Sesaat kemudian, sambil berdiri, Imam Hafiz memulai khutbahnya. Kali ini, semua isinya berbahasa Arab, ringkas, dan padat hingga akhir khutbah pertama dan kedua.Khutbah kali ini hanya 3 menit. Yang juga menarik, semua jamaah mengambil sikap duduk seperti tasyahhud awal secara tegap dan sempurna ketika khathib menyampaikan khutbah kedua.
Setelah khutbah kedua, muazzin langsung menyambut dengan iqamat. Sedikit berbeda dengan Indonesia, semua lafaz iqamat sama dengan bilangan lazaf azan, hanya didendangkan lebih singkat dari azan kedua sebelumnya. Semua lafaz azan didendangkan dua kali, persis dengan semua lafaz azan.
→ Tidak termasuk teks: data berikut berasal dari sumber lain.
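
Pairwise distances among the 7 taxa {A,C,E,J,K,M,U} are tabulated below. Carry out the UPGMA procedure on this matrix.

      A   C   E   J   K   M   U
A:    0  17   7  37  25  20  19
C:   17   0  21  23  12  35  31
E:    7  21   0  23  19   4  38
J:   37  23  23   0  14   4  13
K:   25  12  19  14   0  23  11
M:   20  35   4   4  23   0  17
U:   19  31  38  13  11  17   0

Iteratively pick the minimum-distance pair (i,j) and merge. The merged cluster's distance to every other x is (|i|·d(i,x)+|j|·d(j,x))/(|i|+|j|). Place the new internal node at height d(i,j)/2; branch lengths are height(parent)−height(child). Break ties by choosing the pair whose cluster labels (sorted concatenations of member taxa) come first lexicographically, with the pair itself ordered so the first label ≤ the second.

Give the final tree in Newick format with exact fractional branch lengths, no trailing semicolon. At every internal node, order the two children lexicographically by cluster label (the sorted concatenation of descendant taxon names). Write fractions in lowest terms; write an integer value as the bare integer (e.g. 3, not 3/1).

((A:27/4,(E:2,M:2):19/4):29/6,(C:11,(J:27/4,(K:11/2,U:11/2):5/4):17/4):7/12)

step 1: merge (E,M) at d=4; branch lengths E→2, M→2; new cluster EM
  updated: d(A,EM)=27/2, d(C,EM)=28, d(EM,J)=27/2, d(EM,K)=21, d(EM,U)=55/2
step 2: merge (K,U) at d=11; branch lengths K→11/2, U→11/2; new cluster KU
  updated: d(A,KU)=22, d(C,KU)=43/2, d(EM,KU)=97/4, d(J,KU)=27/2
step 3: merge (A,EM) at d=27/2; branch lengths A→27/4, EM→19/4; new cluster AEM
  updated: d(AEM,C)=73/3, d(AEM,J)=64/3, d(AEM,KU)=47/2
step 4: merge (J,KU) at d=27/2; branch lengths J→27/4, KU→5/4; new cluster JKU
  updated: d(AEM,JKU)=205/9, d(C,JKU)=22
step 5: merge (C,JKU) at d=22; branch lengths C→11, JKU→17/4; new cluster CJKU
  updated: d(AEM,CJKU)=139/6
step 6: merge (AEM,CJKU) at d=139/6; branch lengths AEM→29/6, CJKU→7/12; new cluster ACEJKMU
final tree: ((A:27/4,(E:2,M:2):19/4):29/6,(C:11,(J:27/4,(K:11/2,U:11/2):5/4):17/4):7/12)
total length: 331/6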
Sekilas saya teringat lagi dengan perbedaan pendapat ulama tentang pelaksanaan khutbah Jumat. Sebagian ulama masih masih meyakini, sebagaimana hukum asalnya, khutbah Jumat wajib disampaikan dalam bahasa Arab. Sebagian lagi berpendapat, khutbah Jumat dapat disampaikan dalam bahasa yang dimengerti jamaah secara umum.
Praktek khutbah dan shalat Jumat yang diamalkan oleh pengelola dan jamaah Mesjid Al Karam–yang berasa dari Pakistan yang mayoritas menganut madzhab Hanafi– ini seolah mengakomodasi dua hal di atas. Sebelum khutbah, terdapat ceramah, wejangan dan nasehat yang disampaikan dalam bahasa lokal Pakistan yang dimengerti oleh seluruh jamaah. Untuk mengakomodir hukum asalnya, khutbah Jumat tetap disampaikan dalam bahasa Arab, dengan waktu yang sangat singkat.
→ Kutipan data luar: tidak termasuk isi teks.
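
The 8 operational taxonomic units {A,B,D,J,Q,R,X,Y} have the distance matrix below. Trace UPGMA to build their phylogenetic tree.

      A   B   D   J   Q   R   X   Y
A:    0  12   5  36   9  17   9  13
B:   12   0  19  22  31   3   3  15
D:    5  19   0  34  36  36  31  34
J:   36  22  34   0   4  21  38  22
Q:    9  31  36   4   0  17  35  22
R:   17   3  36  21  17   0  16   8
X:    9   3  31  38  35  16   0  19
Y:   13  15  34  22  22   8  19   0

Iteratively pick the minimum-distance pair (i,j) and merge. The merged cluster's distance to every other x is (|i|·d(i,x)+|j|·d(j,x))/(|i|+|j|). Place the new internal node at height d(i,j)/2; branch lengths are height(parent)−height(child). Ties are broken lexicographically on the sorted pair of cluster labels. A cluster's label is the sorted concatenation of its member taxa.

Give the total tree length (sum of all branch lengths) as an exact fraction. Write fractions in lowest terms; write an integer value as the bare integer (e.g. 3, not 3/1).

1. join B+R (d=3) ⇒ BR; edges |B|=3/2, |R|=3/2
  updated: d(A,BR)=29/2, d(BR,D)=55/2, d(BR,J)=43/2, d(BR,Q)=24, d(BR,X)=19/2, d(BR,Y)=23/2
2. join J+Q (d=4) ⇒ JQ; edges |J|=2, |Q|=2
  updated: d(A,JQ)=45/2, d(BR,JQ)=91/4, d(D,JQ)=35, d(JQ,X)=73/2, d(JQ,Y)=22
3. join A+D (d=5) ⇒ AD; edges |A|=5/2, |D|=5/2
  updated: d(AD,BR)=21, d(AD,JQ)=115/4, d(AD,X)=20, d(AD,Y)=47/2
4. join BR+X (d=19/2) ⇒ BRX; edges |BR|=13/4, |X|=19/4
  updated: d(AD,BRX)=62/3, d(BRX,JQ)=82/3, d(BRX,Y)=14
5. join BRX+Y (d=14) ⇒ BRXY; edges |BRX|=9/4, |Y|=7
  updated: d(AD,BRXY)=171/8, d(BRXY,JQ)=26
6. join AD+BRXY (d=171/8) ⇒ ABDRXY; edges |AD|=131/16, |BRXY|=59/16
  updated: d(ABDRXY,JQ)=323/12
7. join ABDRXY+JQ (d=323/12) ⇒ ABDJQRXY; edges |ABDRXY|=133/48, |JQ|=275/24
final tree: (((A:5/2,D:5/2):131/16,(((B:3/2,R:3/2):13/4,X:19/4):9/4,Y:7):59/16):133/48,(J:2,Q:2):275/24)
total length: 2657/48

2657/48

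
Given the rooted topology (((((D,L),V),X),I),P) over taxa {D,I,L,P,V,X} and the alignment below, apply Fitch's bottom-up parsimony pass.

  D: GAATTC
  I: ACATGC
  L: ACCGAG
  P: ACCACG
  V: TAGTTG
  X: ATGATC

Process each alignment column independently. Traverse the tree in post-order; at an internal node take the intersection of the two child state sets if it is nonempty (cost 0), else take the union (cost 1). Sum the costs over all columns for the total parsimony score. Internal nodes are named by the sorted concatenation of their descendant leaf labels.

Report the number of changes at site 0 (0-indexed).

DL@0: {G} ∪ {A} = {A,G} (union, +1)
DLV@0: {A,G} ∪ {T} = {A,G,T} (union, +1)
DLVX@0: {A,G,T} ∩ {A} = {A} (intersection, +0)
DILVX@0: {A} ∩ {A} = {A} (intersection, +0)
DILPVX@0: {A} ∩ {A} = {A} (intersection, +0)
DL@1: {A} ∪ {C} = {A,C} (union, +1)
DLV@1: {A,C} ∩ {A} = {A} (intersection, +0)
DLVX@1: {A} ∪ {T} = {A,T} (union, +1)
DILVX@1: {A,T} ∪ {C} = {A,C,T} (union, +1)
DILPVX@1: {A,C,T} ∩ {C} = {C} (intersection, +0)
DL@2: {A} ∪ {C} = {A,C} (union, +1)
DLV@2: {A,C} ∪ {G} = {A,C,G} (union, +1)
DLVX@2: {A,C,G} ∩ {G} = {G} (intersection, +0)
DILVX@2: {G} ∪ {A} = {A,G} (union, +1)
DILPVX@2: {A,G} ∪ {C} = {A,C,G} (union, +1)
DL@3: {T} ∪ {G} = {G,T} (union, +1)
DLV@3: {G,T} ∩ {T} = {T} (intersection, +0)
DLVX@3: {T} ∪ {A} = {A,T} (union, +1)
DILVX@3: {A,T} ∩ {T} = {T} (intersection, +0)
DILPVX@3: {T} ∪ {A} = {A,T} (union, +1)
DL@4: {T} ∪ {A} = {A,T} (union, +1)
DLV@4: {A,T} ∩ {T} = {T} (intersection, +0)
DLVX@4: {T} ∩ {T} = {T} (intersection, +0)
DILVX@4: {T} ∪ {G} = {G,T} (union, +1)
DILPVX@4: {G,T} ∪ {C} = {C,G,T} (union, +1)
DL@5: {C} ∪ {G} = {C,G} (union, +1)
DLV@5: {C,G} ∩ {G} = {G} (intersection, +0)
DLVX@5: {G} ∪ {C} = {C,G} (union, +1)
DILVX@5: {C,G} ∩ {C} = {C} (intersection, +0)
DILPVX@5: {C} ∪ {G} = {C,G} (union, +1)
per-site changes: [2, 3, 4, 3, 3, 3]; total = 18

2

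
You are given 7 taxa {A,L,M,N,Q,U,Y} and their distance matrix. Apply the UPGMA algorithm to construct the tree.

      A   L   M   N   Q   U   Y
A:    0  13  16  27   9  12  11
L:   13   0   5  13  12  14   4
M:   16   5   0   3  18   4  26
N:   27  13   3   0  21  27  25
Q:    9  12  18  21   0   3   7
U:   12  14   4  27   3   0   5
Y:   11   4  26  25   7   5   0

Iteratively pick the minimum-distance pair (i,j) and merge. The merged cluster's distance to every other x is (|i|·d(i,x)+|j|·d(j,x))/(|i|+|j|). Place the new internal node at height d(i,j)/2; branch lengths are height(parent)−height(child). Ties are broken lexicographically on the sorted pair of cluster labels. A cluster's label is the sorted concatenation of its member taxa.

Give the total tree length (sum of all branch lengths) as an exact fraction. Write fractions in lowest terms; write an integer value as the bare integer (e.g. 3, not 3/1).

1343/40

step 1: merge (M,N) at d=3; branch lengths M→3/2, N→3/2; new cluster MN
  updated: d(A,MN)=43/2, d(L,MN)=9, d(MN,Q)=39/2, d(MN,U)=31/2, d(MN,Y)=51/2
step 2: merge (Q,U) at d=3; branch lengths Q→3/2, U→3/2; new cluster QU
  updated: d(A,QU)=21/2, d(L,QU)=13, d(MN,QU)=35/2, d(QU,Y)=6
step 3: merge (L,Y) at d=4; branch lengths L→2, Y→2; new cluster LY
  updated: d(A,LY)=12, d(LY,MN)=69/4, d(LY,QU)=19/2
step 4: merge (LY,QU) at d=19/2; branch lengths LY→11/4, QU→13/4; new cluster LQUY
  updated: d(A,LQUY)=45/4, d(LQUY,MN)=139/8
step 5: merge (A,LQUY) at d=45/4; branch lengths A→45/8, LQUY→7/8; new cluster ALQUY
  updated: d(ALQUY,MN)=91/5
step 6: merge (ALQUY,MN) at d=91/5; branch lengths ALQUY→139/40, MN→38/5; new cluster ALMNQUY
final tree: ((A:45/8,((L:2,Y:2):11/4,(Q:3/2,U:3/2):13/4):7/8):139/40,(M:3/2,N:3/2):38/5)
total length: 1343/40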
Setelah salam, Imam langsung memimpin bacaan lailaha illa Allah dan seterusnya tiga kali. Imam kemudian memimpin bacaan doa dalam bahasa Arab yang diamini oleh jamaah. Di bagian akhir, doanya dilengkapi dengan doa dalam bahasa Pakistan, yang diamini lebih keras oleh jamaah. Doa ditutup dengan bacaan umum dalam bahasa Arab seperti umumnya di Indonesia.
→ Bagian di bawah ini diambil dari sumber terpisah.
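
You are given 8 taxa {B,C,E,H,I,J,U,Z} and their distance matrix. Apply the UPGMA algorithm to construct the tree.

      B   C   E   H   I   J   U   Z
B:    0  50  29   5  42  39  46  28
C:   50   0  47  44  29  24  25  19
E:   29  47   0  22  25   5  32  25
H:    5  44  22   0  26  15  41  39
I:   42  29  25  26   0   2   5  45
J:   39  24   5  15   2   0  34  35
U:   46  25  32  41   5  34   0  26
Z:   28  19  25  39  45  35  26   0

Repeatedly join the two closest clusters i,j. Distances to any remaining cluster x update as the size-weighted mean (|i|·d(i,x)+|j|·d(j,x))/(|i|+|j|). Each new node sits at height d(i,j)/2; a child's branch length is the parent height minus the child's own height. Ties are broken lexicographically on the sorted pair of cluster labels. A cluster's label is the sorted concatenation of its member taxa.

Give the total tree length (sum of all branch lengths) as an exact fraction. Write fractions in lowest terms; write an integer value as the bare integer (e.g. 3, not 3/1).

step 1: merge (I,J) at d=2; branch lengths I→1, J→1; new cluster IJ
  updated: d(B,IJ)=81/2, d(C,IJ)=53/2, d(E,IJ)=15, d(H,IJ)=41/2, d(IJ,U)=39/2, d(IJ,Z)=40
step 2: merge (B,H) at d=5; branch lengths B→5/2, H→5/2; new cluster BH
  updated: d(BH,C)=47, d(BH,E)=51/2, d(BH,IJ)=61/2, d(BH,U)=87/2, d(BH,Z)=67/2
step 3: merge (E,IJ) at d=15; branch lengths E→15/2, IJ→13/2; new cluster EIJ
  updated: d(BH,EIJ)=173/6, d(C,EIJ)=100/3, d(EIJ,U)=71/3, d(EIJ,Z)=35
step 4: merge (C,Z) at d=19; branch lengths C→19/2, Z→19/2; new cluster CZ
  updated: d(BH,CZ)=161/4, d(CZ,EIJ)=205/6, d(CZ,U)=51/2
step 5: merge (EIJ,U) at d=71/3; branch lengths EIJ→13/3, U→71/6; new cluster EIJU
  updated: d(BH,EIJU)=65/2, d(CZ,EIJU)=32
step 6: merge (CZ,EIJU) at d=32; branch lengths CZ→13/2, EIJU→25/6; new cluster CEIJUZ
  updated: d(BH,CEIJUZ)=421/12
step 7: merge (BH,CEIJUZ) at d=421/12; branch lengths BH→361/24, CEIJUZ→37/24; new cluster BCEHIJUZ
final tree: ((B:5/2,H:5/2):361/24,((C:19/2,Z:19/2):13/2,((E:15/2,(I:1,J:1):13/2):13/3,U:71/6):25/6):37/24)
total length: 1001/12

1001/12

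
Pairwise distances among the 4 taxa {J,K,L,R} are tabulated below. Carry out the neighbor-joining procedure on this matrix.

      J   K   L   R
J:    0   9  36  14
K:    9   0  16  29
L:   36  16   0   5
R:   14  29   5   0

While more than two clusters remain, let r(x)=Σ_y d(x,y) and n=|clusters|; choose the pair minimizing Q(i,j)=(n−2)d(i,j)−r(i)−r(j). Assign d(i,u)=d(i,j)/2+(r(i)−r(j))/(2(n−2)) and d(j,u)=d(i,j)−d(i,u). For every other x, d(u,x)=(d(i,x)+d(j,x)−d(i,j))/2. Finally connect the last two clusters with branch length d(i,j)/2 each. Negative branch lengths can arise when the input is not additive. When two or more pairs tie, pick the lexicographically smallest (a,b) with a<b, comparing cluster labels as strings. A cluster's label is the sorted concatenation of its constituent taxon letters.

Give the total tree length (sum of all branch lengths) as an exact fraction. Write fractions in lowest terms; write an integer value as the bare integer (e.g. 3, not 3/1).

1. join J+K (d=9, Q=-95) ⇒ JK; edges |J|=23/4, |K|=13/4
  updated: d(JK,L)=43/2, d(JK,R)=17
2. join JK+L (d=43/2, Q=-87/2) ⇒ JKL; edges |JK|=67/4, |L|=19/4
  updated: d(JKL,R)=1/4
3. join JKL+R (d=1/4) ⇒ JKLR; edges |JKL|=1/8, |R|=1/8
final tree: (((J:23/4,K:13/4):67/4,L:19/4):1/8,R:1/8)
total length: 123/4

123/4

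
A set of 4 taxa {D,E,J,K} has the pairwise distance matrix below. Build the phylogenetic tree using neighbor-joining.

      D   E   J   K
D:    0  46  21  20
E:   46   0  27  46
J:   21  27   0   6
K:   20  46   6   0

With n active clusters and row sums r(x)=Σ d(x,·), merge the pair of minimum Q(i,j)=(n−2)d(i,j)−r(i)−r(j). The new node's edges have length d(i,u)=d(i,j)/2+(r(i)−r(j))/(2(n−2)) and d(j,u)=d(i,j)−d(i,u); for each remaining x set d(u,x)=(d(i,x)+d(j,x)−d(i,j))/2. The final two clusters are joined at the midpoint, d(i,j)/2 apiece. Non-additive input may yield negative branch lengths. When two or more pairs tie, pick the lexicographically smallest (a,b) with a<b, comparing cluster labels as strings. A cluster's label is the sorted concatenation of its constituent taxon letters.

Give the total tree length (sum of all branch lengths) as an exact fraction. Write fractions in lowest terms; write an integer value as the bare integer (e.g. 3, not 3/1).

iteration 1: select D,K (d=20, Q=-119); attach at lengths (55/4, 25/4); label the merged cluster DK
  updated: d(DK,E)=36, d(DK,J)=7/2
iteration 2: select DK,E (d=36, Q=-133/2); attach at lengths (25/4, 119/4); label the merged cluster DEK
  updated: d(DEK,J)=-11/4
iteration 3: select DEK,J (d=-11/4); attach at lengths (-11/8, -11/8); label the merged cluster DEJK
final tree: (((D:55/4,K:25/4):25/4,E:119/4):-11/8,J:-11/8)
total length: 213/4

213/4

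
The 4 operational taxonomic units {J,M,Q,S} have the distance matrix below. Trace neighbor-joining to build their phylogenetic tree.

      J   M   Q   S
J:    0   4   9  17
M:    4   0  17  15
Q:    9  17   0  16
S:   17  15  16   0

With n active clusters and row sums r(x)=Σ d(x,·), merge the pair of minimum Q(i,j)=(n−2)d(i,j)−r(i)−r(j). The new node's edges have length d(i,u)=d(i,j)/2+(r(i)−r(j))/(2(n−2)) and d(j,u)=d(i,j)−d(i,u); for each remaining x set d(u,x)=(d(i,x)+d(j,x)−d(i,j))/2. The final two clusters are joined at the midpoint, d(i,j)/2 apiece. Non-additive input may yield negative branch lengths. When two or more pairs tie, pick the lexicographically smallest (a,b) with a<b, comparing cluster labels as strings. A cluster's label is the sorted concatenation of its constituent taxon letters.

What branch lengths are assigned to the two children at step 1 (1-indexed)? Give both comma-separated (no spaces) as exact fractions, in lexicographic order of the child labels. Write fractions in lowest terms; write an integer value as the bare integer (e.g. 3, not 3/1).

step 1: merge (J,M) at d=4, Q=-58; branch lengths J→1/2, M→7/2; new cluster JM
  updated: d(JM,Q)=11, d(JM,S)=14
step 2: merge (JM,Q) at d=11, Q=-41; branch lengths JM→9/2, Q→13/2; new cluster JMQ
  updated: d(JMQ,S)=19/2
step 3: merge (JMQ,S) at d=19/2; branch lengths JMQ→19/4, S→19/4; new cluster JMQS
final tree: (((J:1/2,M:7/2):9/2,Q:13/2):19/4,S:19/4)
total length: 49/2

1/2,7/2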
Setelah pelaksanaan shalat Jumat, sebagian besar jamaah melaksanakan shalat sunnah badiyah, sebagian kecil langsung mninggalkan masjid. Di luar masjid, mereka menyempatkan diri bertemu, bersalaman, bersilaturrahmi dengan sesame jamaah yang jarang ketemu. Di masjid ini, tidak ada pedagang yang berjualan setelah shalat Jumat. Setelah sesaat bersilaturrahmi, masing-masing pulang kembali ke rumah atau pekerjaan masing-masing.